The data plane is mapped to an on-chip micro-network of programmable pipeline processors so that, for the most part, the data flow does not meander in and out of the chip. The ASIC should consist of tens of parameterized processors with simple point-to-point channels, organized to solve the transport data plane class of problems efficiently. This increases the effective memory bandwidth and processing power by over an order of magnitude.
Transport processing for tasks such as encryption, authentication, data digest, checksum, context lookup, manipulating payload bounds in out-of-order segments is very memory intensive. There may still be an off-chip memory but not in the performance path. With ASIC, the memory throughput requirement is small enough to enable single chip LAN-on-motherboard implementation, where the host memory doubles as the off-chip memory.
Getting memory fast
Using tens of simple processors that are largely parameterized in memory dimensions is an effective way to address in a TOE the need for fast memory access. Each processor complex is then designed as a modular sub-chip that is small enough not to fall into deep sub-micron traps. The channels that traverse these sub-chips need to be designed carefully to circumvent long wire issues.

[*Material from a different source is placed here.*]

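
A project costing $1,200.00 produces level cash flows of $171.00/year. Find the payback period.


Formula: Payback = investment / annual cash flow
Substituting: Payback = $1,200.00 / $171.00
Payback = 7.0175 years

7.0175 years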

Such an ASIC brings an interesting set of design automation challenges that won't be well addressed by applying the traditional RTL-over-the-wall approach. However, a handful of technology developments have opened up new methods for design-for-layout, design-for-timing, design-for-skew, design-for-repair, and so on. The key is to have automated methods in place to rapidly traverse between architectural adjustments and near-layout, so a what-if analysis can be made efficiently to prevent costly rework and to speed the design of derivatives.
Programming and validation is by far the most important aspect of TOE design. With the ASIC approach, the control plane is responsible for bulk of the programming complexity. Over 80 percent of code lines tends to be in the control plane. Therefore, it is imperative that the control plane be programmed in C under a well-known OS environment.
Programming tens of processors on the data plane ASIC, however, can be exponentially more complex than programming a single control plane general-purpose processor. The solution is to plan the architecture and tools up front, so as to provide the programmer with a single-processor view of tens of concurrent processes.
Thus, the data plane programming needs to be at fairly high level. As long as data objects are not visualized as bits and bytes, moving the language control structure closer to assembly programming works well. The key is to have an environment for co-design, where there is a rapid feedback between coding and debugging its effect in a near-real system. A bus functional model helps that runs at several orders of magnitude faster than RTL, followed by a systematic method to verify that against the RTL.